Don't think about programming yet. Think about how you'd need to manipulate the data. Make some good samples for both files. Make some expected output. Work out how you'd get from one to the other.

You may get to the stage that you don't think it can be done. Then post your findings here.

If you get to the stage of a solution, post your solution here.

The reason for not just giving you an answer is because the process of the deisgn is a really good exercise for you. Going through it will pay you back many times over in your career - if you learn how to do it.

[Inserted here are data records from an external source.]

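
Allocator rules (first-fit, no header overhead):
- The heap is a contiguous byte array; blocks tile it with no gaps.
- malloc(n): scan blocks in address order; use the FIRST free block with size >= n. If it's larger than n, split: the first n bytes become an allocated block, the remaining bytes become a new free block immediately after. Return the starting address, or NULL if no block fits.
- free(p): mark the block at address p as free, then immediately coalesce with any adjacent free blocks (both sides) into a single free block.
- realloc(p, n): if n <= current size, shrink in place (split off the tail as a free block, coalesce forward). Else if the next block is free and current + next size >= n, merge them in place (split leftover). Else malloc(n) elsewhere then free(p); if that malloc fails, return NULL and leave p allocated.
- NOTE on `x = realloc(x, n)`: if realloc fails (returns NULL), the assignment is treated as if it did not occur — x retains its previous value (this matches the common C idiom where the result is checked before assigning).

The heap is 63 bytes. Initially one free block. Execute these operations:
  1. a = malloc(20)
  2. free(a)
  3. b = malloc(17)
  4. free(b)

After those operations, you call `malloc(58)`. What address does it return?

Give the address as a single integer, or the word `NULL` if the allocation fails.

Op 1: a = malloc(20) -> a = 0; heap: [0-19 ALLOC][20-62 FREE]
Op 2: free(a) -> (freed a); heap: [0-62 FREE]
Op 3: b = malloc(17) -> b = 0; heap: [0-16 ALLOC][17-62 FREE]
Op 4: free(b) -> (freed b); heap: [0-62 FREE]
malloc(58): first-fit scan over [0-62 FREE] -> 0

Answer: 0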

There is an answer. See if you can find it. Once you have the answer, the programming is very easy. That's the point of doing the design.

Re: Searching number with various formats

PostPosted: Fri Jul 26, 2013 7:54 pm
by richiewu
nikesh_rai wrote:Hi guys,

I need a suggestion from you. I have a requirement where I will have a 2 lists of dial-able numbers. In first list, the dial-able number will be present with specified format e.g.;

2260018000
3322619948
3323513216

now the second list will also consist of dial-able number but not in fixed format. The list may looks like

+912260018000
00913322623148
23513216
3322619948

Now the thing is.. I have to search the numbers in list 2 in list 1. I tried with striping the numbers in list 1 and 2 up to 8 digit and then searching it, but it is taking two much CPU..

Can anyone please suggest me a better approach for this.


Base on list 2, generate a new list 3 that only contains fixed format numbers, then search it in list 1

Re: Searching number with various formats

PostPosted: Fri Jul 26, 2013 8:38 pm
by BillyBoyo
OK, but look at the four examples for list 2. One has "+" for the "dial-out-of-country" code, another has 00, it would be possible (at least in the past) to hav 99.

Then, one has a country-code, another no country-code. Country-codes are 1 to 4 digits (perhaps longer, I haven't checked recently). Then the final one has no country-code, but does it have an area-code?

Are all the subscriber numbers for all countries the same length? No. (so list 1 is not so fixed).

Do all countries have an area-code? No.

OK, so how to "normalise" lists 1 and 2 so they can be matched?